History of the mosque
In his book ‘Islamabad,’ Abdul Karim Shahityabisharad described in detail the Mughal victory and the subsequent construction of the mosque.
According to him, Anderkilla is the oldest mosque of the port city.
Chittagong was under Arakanese rule during Shaista Khan's subahdari.
The Arakanese and Portuguese pirates based in Chittagong, sometimes penetrated deep into Bengal. In December 1665, Shaista Khan launched a major military campaign against Chittagong which was the mainstay of the Arakenese kingdom. The overall command was given to Shaista Khan’s son Buzurg Umed Khan.
This was a time when the Arakanese were in conflict with the Portuguese, and so the latter decided to join hands with the Mughals in their expedition against the Arakanese.
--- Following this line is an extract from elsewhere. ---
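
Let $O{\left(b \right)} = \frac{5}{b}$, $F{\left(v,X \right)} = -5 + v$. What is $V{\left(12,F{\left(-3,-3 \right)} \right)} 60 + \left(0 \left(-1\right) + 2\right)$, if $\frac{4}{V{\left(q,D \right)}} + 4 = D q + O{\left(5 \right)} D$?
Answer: $- \frac{2}{9} \approx -0.22222$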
The capture of Chittagong was completed by the end of January 1666. The Mughals renamed it as Islamabad, and Umed Khan was appointed the first faujdar.
Upon the directives of Aurangzeb, Buzurg Umed Khan, son of Mughal Subahdar Shaista Khan, set up the hilltop mosque in 1667. Aurangzeb gave Umed the title of Khan in the first year of his reign.
The structural design of the Mughal era mosque is similar to the Jama Masjid of Delhi.
Built some 30 feet above ground on a hilltop, every wall of the mosque is 2.50 yards thick.
The western wall of the mosque was made of terracotta and the remaining three walls were made of stone. Three domes adorn the roof of the spectacular mosque.
Reclamation of the mosque
According to historians, during British colonial rule, the East India Company turned the mosque into an arsenal.
They demolished the domes and some pillars of the mosque and kept all the mosque’s activities suspended forcibly from 1761 till 1855.
Khan Bahadur Hamidullah Khan, a revenue officer of the British Raj in the 19th century, launched a movement that succeeded to free the mosque in 1856.
Preservation is a must
According to mosque sources, around 2,000 people come to the mosque every day to say prayers. The number swells to 8,000 on a Jummah day.
By the Chittagong Shahi Jame Masjid Ordinance 1986, the 2.42-acre historical mosque was handed over to the Islamic Foundation Bangladesh for its maintenance and management.
Shamshul Hossain, historian and former curator of Chittagong University Museum, told Dhaka Tribune: “The historical site should be preserved for future generations. Otherwise, we will lose an invaluable monument.”
Dr Md Ataur Rahman, regional director, Department of Archeology, told Dhaka Tribune that a survey is underway to identify the ancient structures of the region.